確定申告と税金のことを考えると、「含み損を確定させて、実現利益(=所得)をゼロに近づける」というのが年末におけるベストな状態になります。実現利益が小さくなれば、それだけ支払う税金も少なくなり、金額次第では確定申告も不要になります。
このように利益を小さくするために損切りする手法を「損益圧縮」といい、高い節税効果が期待できます。年末までにある程度売却して整理したいという場合には、含み益や含み損を気にせずにすべて売り払うのではなく、現在の実現利益の額を上手く相殺できるように調整することを心がけてください。
では、損益圧縮を目的とした仮想通貨の納税売りのメリット・デメリットを詳しくみていきましょう。
納税売りのメリット
先にも述べた通り、実現利益を小さくすることを目的とした納税売りは節税につながります。もし売却した仮想通貨を翌年も保有したいという場合は、売却してすぐに買い戻すことで、実現利益は小さいままで、保有している数はほぼ変わらないという状況にすることが可能です。
ほかにも、すでに動きが無い通貨の整理ができる丁度良いタイミングになることもメリットのひとつでしょう。多少損をして売ってでも別の通貨に買い替えたい通貨があったり、完全に赤字となっているが塩漬けとなっているものがあったりするのであれば、これを機に年末までのうちに損切りして整理してしまいましょう。
納税売りのデメリット
すでにある利益を含み損を確定させて相殺していく場合には、大きなデメリットはありません。しかし、利益を大きく上回るほどに損切りしてしまうと、仮想通貨取引で生じた損失は翌年に持ち越すことができないため、もったいない状況となってしまいます。
すべての含み損を確定させるのではなく、あくまで利益と丁度相殺される程度まで確定し、それでも残る含み損は翌年に確定させた利益の状況を見て相殺していくというように、持ち越すことも考えると良いでしょう。
納税売りするときの注意点
納税売りをするときの注意点として、まず正確な損益を算出しておくことをおすすめします。

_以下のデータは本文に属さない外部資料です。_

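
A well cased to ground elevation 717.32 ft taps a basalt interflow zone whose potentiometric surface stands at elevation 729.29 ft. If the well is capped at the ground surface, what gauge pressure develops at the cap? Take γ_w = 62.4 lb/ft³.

P ≈ 5.19 psi

Head above the cap: Δh = 729.29 − 717.32 = 11.97 ft.
P = γΔh/144 = 62.4 × 11.97 / 144 = 5.19 psi.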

仮想通貨取引で生じた所得は「移動平均法」と「総平均法」の2種類の計算方法どちらかを用いる必要があり、計算方法によって最終的な損益は同じになるものの、年度ごとの所得額は変わります。
ここで算出した損益に対して、年末に含み益・含み損をどれだけ確定させるかを判断することになるため、なるべく正しい確定損益を計算する必要があります。
実際どれだけの節税効果がある?納税売りのケーススタディ
例として次のシチュエーションで考えてみましょう。
12月末までで全体で200万円の利益がある。しかし、2月に100万円で購入して放置していたAコインが年末時点で30万円になっていることに気づいた。ここでAコインをすべて売却して「損出し」した場合、全体の利益額はいくらになる?

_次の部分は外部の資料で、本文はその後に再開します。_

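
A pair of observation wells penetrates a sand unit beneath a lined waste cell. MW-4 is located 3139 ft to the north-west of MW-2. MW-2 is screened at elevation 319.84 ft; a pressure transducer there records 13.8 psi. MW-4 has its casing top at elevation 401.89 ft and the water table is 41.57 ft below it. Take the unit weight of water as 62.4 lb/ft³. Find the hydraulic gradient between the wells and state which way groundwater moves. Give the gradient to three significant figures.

Pressure head at MW-2: ψ = 144·P/γ = 144 × 13.8 / 62.4 = 31.85 ft.
Total head at MW-2: h = z + ψ = 319.84 + 31.85 = 351.69 ft.
Total head at MW-4: h = 401.89 − 41.57 = 360.32 ft.
Head difference: h(MW-2) − h(MW-4) = 351.69 − 360.32 = -8.63 ft.
Hydraulic gradient: i = |Δh| / L = 8.63 / 3139 = 0.00275.
Flow is from higher to lower head: from MW-4 toward MW-2, i.e. toward the south-east.

i ≈ 0.00275; groundwater flows toward the south-east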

このとき、最終的な利益は「130万円」となり、仮に他の所得・経費等が無いとすると、この金額が所得として課税対象になります。
税金計算をシンプルにするための全額円転はあり?
確定申告の際の利益の計算をシンプルにしたいという理由で、年末に保有している仮想通貨をすべて売却して円に変える方がSNSを中心によく見受けられます。

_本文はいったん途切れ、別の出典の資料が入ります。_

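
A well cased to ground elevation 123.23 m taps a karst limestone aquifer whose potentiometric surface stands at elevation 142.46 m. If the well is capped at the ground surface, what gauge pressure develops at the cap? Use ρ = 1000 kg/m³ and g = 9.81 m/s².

Head above the cap: Δh = 142.46 − 123.23 = 19.23 m.
P = ρgΔh = 1000 × 9.81 × 19.23 = 188646 Pa ≈ 189 kPa.

P ≈ 189 kPa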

確かに、すべての仮想通貨を売却することで利益の計算はシンプルになります。しかし、今年のような上げ相場だと売却時にすべての仮想通貨で利益が確定し、結果的に支払う税金が大幅に増える可能性が高いでしょう。
年末までの売却は利益と損失のバランスを考えて
年末までに含み益だけを確定させてしまうと、それだけ所得も増え、かえって支払う税金が高くなってしまいます。
そのため、年内に売却して問題ないのは「実現させた利益と同じ程度の赤字分」となり、それを超えてしまう含み損と含み益については翌年に持ち越した方が良いと考えられます。含み損・含み益の状態であれば、税金もかかりません。